Managers of small to medium size enterprises (SMEs) in Essex are invited to attend an event where they can learn how to prevent their companies from facing a cyber-attack.

The event, called Digitalisation and Cybersecurity in SMEs: Best Practices for Managers, which will be held at the University of Essex’s Southend Campus, will be delivered by leading digitalisation and cyber security experts.

Dr Marta F. Arroyabe, a senior lecturer at Essex Business School, who is leading the workshop, said: “In today’s rapidly evolving digital landscape, safeguarding a business against cyber incidents has become paramount, and this workshop aims to provide businesses with the necessary understanding and basic tools to navigate this critical aspect effectively”.

According to the Cyber Security Breaches Survey 2023 carried out by the Government, 32% of micro and small businesses, and 59% of medium sized businesses have identified breaches or attacks in the last 12 months.

To help combat this problem, Dr Arroyabe and team have been working on a large-scale project, the UKRI Digital Security by Design (DSbD) programme, funded by the ESRC.

The project has two ultimate aims. Firstly, to explain the relationship between cyber security and digital adoption of technologies in SMEs, and secondly, to provide the best cyber security practices for SMEs that will enable them to have a successful digital transition.

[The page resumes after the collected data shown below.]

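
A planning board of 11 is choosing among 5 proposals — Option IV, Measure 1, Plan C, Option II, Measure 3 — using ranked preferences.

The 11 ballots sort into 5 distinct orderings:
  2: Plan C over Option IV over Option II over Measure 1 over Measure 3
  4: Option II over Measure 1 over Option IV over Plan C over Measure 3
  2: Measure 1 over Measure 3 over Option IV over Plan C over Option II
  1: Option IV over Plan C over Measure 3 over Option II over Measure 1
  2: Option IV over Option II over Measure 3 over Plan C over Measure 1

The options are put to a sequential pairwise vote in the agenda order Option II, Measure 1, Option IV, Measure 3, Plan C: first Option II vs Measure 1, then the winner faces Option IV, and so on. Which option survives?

Round 1: Option II vs Measure 1 — 9–2, Option II advances.
Round 2: Option II vs Option IV — 4–7, Option IV advances.
Round 3: Option IV vs Measure 3 — 9–2, Option IV advances.
Round 4: Option IV vs Plan C — 9–2, Option IV advances.
Option IV survives the agenda.

Option IV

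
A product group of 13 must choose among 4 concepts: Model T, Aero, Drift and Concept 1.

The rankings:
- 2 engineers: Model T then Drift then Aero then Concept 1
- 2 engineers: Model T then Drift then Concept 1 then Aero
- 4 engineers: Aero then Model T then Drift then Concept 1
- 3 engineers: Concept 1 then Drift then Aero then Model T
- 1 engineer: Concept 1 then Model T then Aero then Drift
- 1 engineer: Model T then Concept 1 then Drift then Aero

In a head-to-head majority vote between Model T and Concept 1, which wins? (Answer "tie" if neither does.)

Model T

Ballots ranking Model T above Concept 1: 2 + 2 + 4 + 1 = 9.
Ballots ranking Concept 1 above Model T: 13 − 9 = 4.
Model T wins the head-to-head 9–4.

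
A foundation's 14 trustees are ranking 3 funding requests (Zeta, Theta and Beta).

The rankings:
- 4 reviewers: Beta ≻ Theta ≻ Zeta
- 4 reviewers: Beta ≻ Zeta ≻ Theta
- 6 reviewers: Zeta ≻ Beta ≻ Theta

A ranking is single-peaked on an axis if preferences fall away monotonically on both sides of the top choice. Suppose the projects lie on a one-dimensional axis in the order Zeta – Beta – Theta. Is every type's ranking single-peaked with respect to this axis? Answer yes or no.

Axis positions: Zeta=1, Beta=2, Theta=3.
Type 1 (peak Beta at position 2): ranking walks positions 2-3-1, expanding outward from the peak — single-peaked.
Type 2 (peak Beta at position 2): ranking walks positions 2-1-3, expanding outward from the peak — single-peaked.
Type 3 (peak Zeta at position 1): ranking walks positions 1-2-3, expanding outward from the peak — single-peaked.
Every ranking is single-peaked on this axis.

yes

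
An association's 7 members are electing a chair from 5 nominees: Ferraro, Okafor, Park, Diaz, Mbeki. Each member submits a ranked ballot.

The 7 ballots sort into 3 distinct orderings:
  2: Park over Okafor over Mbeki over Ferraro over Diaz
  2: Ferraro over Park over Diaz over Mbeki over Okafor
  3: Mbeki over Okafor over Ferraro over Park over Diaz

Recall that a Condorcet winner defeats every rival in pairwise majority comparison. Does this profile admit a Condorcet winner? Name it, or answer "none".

none

Pairwise majorities:
Ferraro vs Okafor: Okafor wins 5–2.
Ferraro vs Park: Ferraro wins 5–2.
Ferraro–Diaz: Ferraro 7–0.
Ferraro vs Mbeki: Mbeki, 5–2.
Okafor–Park: Park 4–3.
Okafor–Diaz: Okafor 5–2.
Okafor–Mbeki: Mbeki 5–2.
Park vs Diaz: Park wins 7–0.
Park–Mbeki: Park 4–3.
Diaz vs Mbeki: Mbeki, 5–2.
Every candidate loses at least once (Ferraro loses to Okafor; Okafor loses to Park; Park loses to Ferraro; Diaz loses to Ferraro; Mbeki loses to Park). The majority relation contains the cycle Ferraro beats Park beats Okafor beats Ferraro, so there is no Condorcet winner.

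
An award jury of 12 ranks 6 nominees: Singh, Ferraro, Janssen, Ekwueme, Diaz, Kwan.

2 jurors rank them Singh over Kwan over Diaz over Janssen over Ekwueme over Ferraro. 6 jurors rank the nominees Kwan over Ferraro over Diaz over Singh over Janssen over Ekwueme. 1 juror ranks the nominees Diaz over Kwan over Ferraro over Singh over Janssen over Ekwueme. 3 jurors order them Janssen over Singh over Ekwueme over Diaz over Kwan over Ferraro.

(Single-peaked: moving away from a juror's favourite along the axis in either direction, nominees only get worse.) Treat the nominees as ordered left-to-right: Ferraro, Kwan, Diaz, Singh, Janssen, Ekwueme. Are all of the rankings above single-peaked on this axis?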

As part of the project, they carried out a study called ‘The impact of cyber security on the adoption of new digital technologies in UK’s SMEs’. Based on a sample of more than 1,400 small to medium sized enterprises, the results found that SMEs are subject to a wide variety of attacks, and that managers of these enterprises have little knowledge about cybersecurity. The workshop is based on the findings from this project.

“We highlight the need to involve SME managers in decisions to invest in cybersecurity systems and cyber insurance, stressing the problems that this may entail for the company, not only in terms of cost and denial of services but also in responsibilities with its stakeholders and loss of corporate reputation,” Dr Arroyabe said.

Their results showed that the most commonly identified type of cyber incident is staff receiving a fraudulent email or being directed to fraudulent sites (36.5%), followed by people impersonating their organisation via emails or online (17.7%), and computers infected with other viruses, spyware, or malware (17.4%).

“As we can see, the results point out that the main attacks have a social nature, and highlight the importance of this type of attack, which is based on a lack of procedures and a lack of knowledge of the company’s personnel of cybersecurity policies. We also see how malware attacks have their importance in SMEs, in line with previous works,” she added.

The workshop and networking event on digitalisation and cyber security is on Thursday 28 September from 7.30am until 11am in The Forum at Southend-on-Sea. Registration is free and breakfast and light refreshments are included.